As the UK Government's autumn CSR (Comprehensive Spending Review) approaches, the Royal Society of Chemistry (RSC) has entered the recent debate over research and development funding, via a letter sent to Prof. Adrian Smith of the department for Business Innovation and Skills. In the letter, RSC chief executive Richard Pike has pointed to a quartet of messages of extreme importance to ensure a sound R&D community for Britain in the future to keep the country competitive and innovative.
From the standpoint of the RSC, the four principal messages which it would wish to convey address the total level of government funding for R&D, funding of teaching in universities, the effectiveness of scientific decision-making within government, and the desirability of independent advice to improve scientific and economic outcomes for the benefit of the country.
Current governmental funding of 1.7 percent of GDP places UK at 14th in a recent comparative assessment, says RSC. Further decline risks opening a wider gap between UK and its major industrial competitors such as Japan, US, South Korea, Germany and France.
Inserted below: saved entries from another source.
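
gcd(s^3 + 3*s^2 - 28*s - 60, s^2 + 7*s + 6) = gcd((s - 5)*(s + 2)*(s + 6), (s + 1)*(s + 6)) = s + 6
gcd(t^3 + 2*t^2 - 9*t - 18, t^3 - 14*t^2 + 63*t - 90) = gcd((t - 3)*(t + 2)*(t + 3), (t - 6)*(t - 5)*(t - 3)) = t - 3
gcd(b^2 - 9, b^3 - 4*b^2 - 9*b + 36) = b^2 - 9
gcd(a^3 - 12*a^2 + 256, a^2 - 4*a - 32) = a^2 - 4*a - 32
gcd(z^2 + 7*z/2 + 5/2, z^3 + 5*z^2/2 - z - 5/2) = z^2 + 7*z/2 + 5/2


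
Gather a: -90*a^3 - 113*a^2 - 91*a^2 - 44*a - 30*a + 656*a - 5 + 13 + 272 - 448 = -90*a^3 - 204*a^2 + 582*a - 168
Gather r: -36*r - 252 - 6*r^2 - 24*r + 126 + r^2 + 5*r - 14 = -5*r^2 - 55*r - 140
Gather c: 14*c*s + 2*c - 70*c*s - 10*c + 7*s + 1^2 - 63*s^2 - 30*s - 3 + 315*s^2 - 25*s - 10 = c*(-56*s - 8) + 252*s^2 - 48*s - 12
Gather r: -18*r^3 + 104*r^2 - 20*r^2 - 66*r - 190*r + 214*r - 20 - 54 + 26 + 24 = -18*r^3 + 84*r^2 - 42*r - 24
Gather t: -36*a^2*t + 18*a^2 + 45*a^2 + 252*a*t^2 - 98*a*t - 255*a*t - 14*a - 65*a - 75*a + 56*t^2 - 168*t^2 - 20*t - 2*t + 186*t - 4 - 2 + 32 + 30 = 63*a^2 - 154*a + t^2*(252*a - 112) + t*(-36*a^2 - 353*a + 164) + 56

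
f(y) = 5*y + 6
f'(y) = 5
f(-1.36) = -0.80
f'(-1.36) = 5.00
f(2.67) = 19.35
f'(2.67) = 5.00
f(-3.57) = -11.85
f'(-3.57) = 5.00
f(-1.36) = -0.80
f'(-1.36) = 5.00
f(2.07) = 16.35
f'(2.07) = 5.00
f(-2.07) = -4.35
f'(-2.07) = 5.00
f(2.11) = 16.55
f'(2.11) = 5.00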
Although China, at about 1.4 percent of GDP, is less than that for the UK, this proportion is increasing rapidly over time and in absolute terms far exceeds all other countries, with the exception of Japan and the US, says RSC representatives. Within the chemistry sector, the RSC expects China to overtake the US next year to become the largest source of scientific papers published in the world.
In the report "Follow-up Study of the Finances of Chemistry and Physics Departments in UK Universities", a sample of 11 chemistry departments showed that all were in deficit on research activity during the period 2007-08, largely because the overhead element of grants was still short of full economic costing (FEC). The very significant contribution of the chemical sciences to the country's economy is to be summarised in a report by Oxford Economics entitled, "The economic benefits of chemistry research to the UK", which will be launched later this year.
The financial position of teaching in chemistry at university over the same period 2007-08 in the above report showed significant improvement because of increased tuition fees from home undergraduates and additional funding from HEFCE for strategically important and expensive laboratory-based subjects. Even so, most of the departments in the study were operating with a teaching deficit approaching 10 percent. Moreover, the future situation is likely to deteriorate because of the downturn on public expenditure, upward pressure on staff costs and the decline in 17-18 year olds during the period 2010-2019. According to RSC, given the contribution of the chemistry and chemistry-dependent industries to the UK economy, it is essential to develop a long term vision for the chemical sciences in higher education, with chemistry-related science available to undergraduates at all universities, in order to maintain and further develop the science base within the UK.